Permanecí en aquel promontorio de piedra negruzca, fumando un cigarrillo tras otro mirando hacia el norte. A las cuatro de la tarde supe que la suerte estaba echada. El conductor prendió el motor del camión, pero un retortijón en el estómago, seguramente producto de los nervios, hizo que le pidiera que me espere. Pasé raudo por al lado del pozo de la guardia, camino a las letrinas, lamentando haberlo dejado ir.


De pronto oí el grito del motorista ¡Alguien viene! Me olvidé de mis intestinos y corrí hasta la saliente de la roca. Una silueta lejana se acercaba en nuestra dirección. Cuando me di cuenta que aquella silueta era demasiado corpulenta para ser la de Casimiro se me cortó la respiración y se me hizo un nudo en la garganta. Fui al camión a revolver mi bolsón porta equipo; tenía allí mis anteojos de campaña.


Volví y busqué en el horizonte a aquel caminante que venía a paso vivo. ¡Era él! Era Casimiro cargando un bulto sobre los hombros. Me senté, o mejor dicho me dejé caer y me tendí boca arriba mirando el cielo vacío, buscando dentro de mí a alguien a quien agradecer. Minutos después escuché las voces de Casimiro y el motorista intercambiando chanzas, risas. Me levanté con ganas de agarrarlo del cogote pero con esa cara inocente que nunca olvidaré descargó el bulto que llevaba y lo puso delante de mis pies. A media lengua me dijo:


—Mi mamita está bien. Ella está bien, se va a mejorar dicen el machi y el médico.

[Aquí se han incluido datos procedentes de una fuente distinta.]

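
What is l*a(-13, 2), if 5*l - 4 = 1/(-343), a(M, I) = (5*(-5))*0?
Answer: 0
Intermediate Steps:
a(M, I) = 0 (a(M, I) = -25*0 = 0)
l = 1371/1715 (l = 4/5 + (1/5)/(-343) = 4/5 + (1/5)*(-1/343) = 4/5 - 1/1715 = 1371/1715 ≈ 0.79942)
l*a(-13, 2) = (1371/1715)*0 = 0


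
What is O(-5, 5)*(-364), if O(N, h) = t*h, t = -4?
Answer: 7280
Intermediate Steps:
O(N, h) = -4*h
O(-5, 5)*(-364) = -4*5*(-364) = -20*(-364) = 7280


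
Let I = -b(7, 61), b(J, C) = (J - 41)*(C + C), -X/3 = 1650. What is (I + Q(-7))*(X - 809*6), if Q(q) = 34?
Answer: -41000328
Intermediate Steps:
X = -4950 (X = -3*1650 = -4950)
b(J, C) = 2*C*(-41 + J) (b(J, C) = (-41 + J)*(2*C) = 2*C*(-41 + J))
I = 4148 (I = -2*61*(-41 + 7) = -2*61*(-34) = -1*(-4148) = 4148)
(I + Q(-7))*(X - 809*6) = (4148 + 34)*(-4950 - 809*6) = 4182*(-4950 - 4854) = 4182*(-9804) = -41000328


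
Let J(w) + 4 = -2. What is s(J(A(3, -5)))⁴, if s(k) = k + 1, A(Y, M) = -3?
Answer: 625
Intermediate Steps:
J(w) = -6 (J(w) = -4 - 2 = -6)
s(k) = 1 + k
s(J(A(3, -5)))⁴ = (1 - 6)⁴ = (-5)⁴ = 625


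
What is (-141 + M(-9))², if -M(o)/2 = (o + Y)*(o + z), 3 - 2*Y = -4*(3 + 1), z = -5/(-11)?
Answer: 2122849/121 ≈ 17544.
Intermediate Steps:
z = 5/11 (z = -5*(-1/11) = 5/11 ≈ 0.45455)
Y = 19/2 (Y = 3/2 - (-2)*(3 + 1) = 3/2 - (-2)*4 = 3/2 - ½*(-16) = 3/2 + 8 = 19/2 ≈ 9.5000)
M(o) = -2*(5/11 + o)*(19/2 + o) (M(o) = -2*(o + 19/2)*(o + 5/11) = -2*(19/2 + o)*(5/11 + o) = -2*(5/11 + o)*(19/2 + o))
(-141 + M(-9))² = (-141 + (-95/11 - 2*(-9)² - 219/11*(-9)))² = (-141 + (-95/11 - 2*81 + 1971/11))² = (-141 + (-95/11 - 162 + 1971/11))² = (-141 + 94/11)² = (-1457/11)² = 2122849/121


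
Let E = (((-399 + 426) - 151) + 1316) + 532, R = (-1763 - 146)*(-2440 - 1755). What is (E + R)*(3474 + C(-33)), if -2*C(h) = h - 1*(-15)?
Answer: 27898756857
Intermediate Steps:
R = 8008255 (R = -1909*(-4195) = 8008255)
C(h) = -15/2 - h/2 (C(h) = -(h - 1*(-15))/2 = -(h + 15)/2 = -(15 + h)/2 = -15/2 - h/2)
E = 1724 (E = ((27 - 151) + 1316) + 532 = (-124 + 1316) + 532 = 1192 + 532 = 1724)
(E + R)*(3474 + C(-33)) = (1724 + 8008255)*(3474 + (-15/2 - ½*(-33))) = 8009979*(3474 + (-15/2 + 33/2)) = 8009979*(3474 + 9) = 8009979*3483 = 27898756857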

Lo abracé como si fuera un hijo y le besé esa cabeza de alambre de púa que me llegaba al hombro. Luego levantó el bulto, envuelto en papel raído y atado con hilo sisal y me dijo que era algo para mí. Rasgué el papel y debajo apareció un quillango.


—Se lo manda mi ñuke —me dijo, feliz.


Diré finalmente que luego de alcanzar la columna en Ricardo Rojas le perdí el rastro. Había llegado la Compañía C y necesitaban completarla con tropas veteranas. No puedo imaginarme en aquel entorno nada más rústico que un mapuche. Así que allí se fueron los pocos que teníamos a reforzar esas tropas de reserva recién llegadas. El "duro" Fernandez dio por olvidado el incidente, que pasó a ser un hecho menor en medio de los tambores de guerra.


Meses después, cuando el conflicto amainó y los batallones se volvían hacia la retaguardia, lo vi por última vez. Casimiro marchaba en una columna de infantes que abandonaba la frontera para regresar a los cuarteles. Yo iba en sentido contrario, arriba de mi Unimog. Alcanzamos a cruzar las miradas por escasos segundos. Nunca más supe de él. Sin embargo, por alguna misteriosa razón, la imagen de aquel mapuche y de muchos otros soldados regresa frecuentemente a mi memoria. Será, tal vez, porque en aquellas soledades fuimos lo mejor y lo peor de nosotros, el espejo en el que cada quien se veía a sí mismo sin ninguna máscara. O quizá porque las miradas decían más que las palabras, como en ese cruce fugaz y final en el que cada uno de los dos percibió la marca que había dejado en el alma del otro.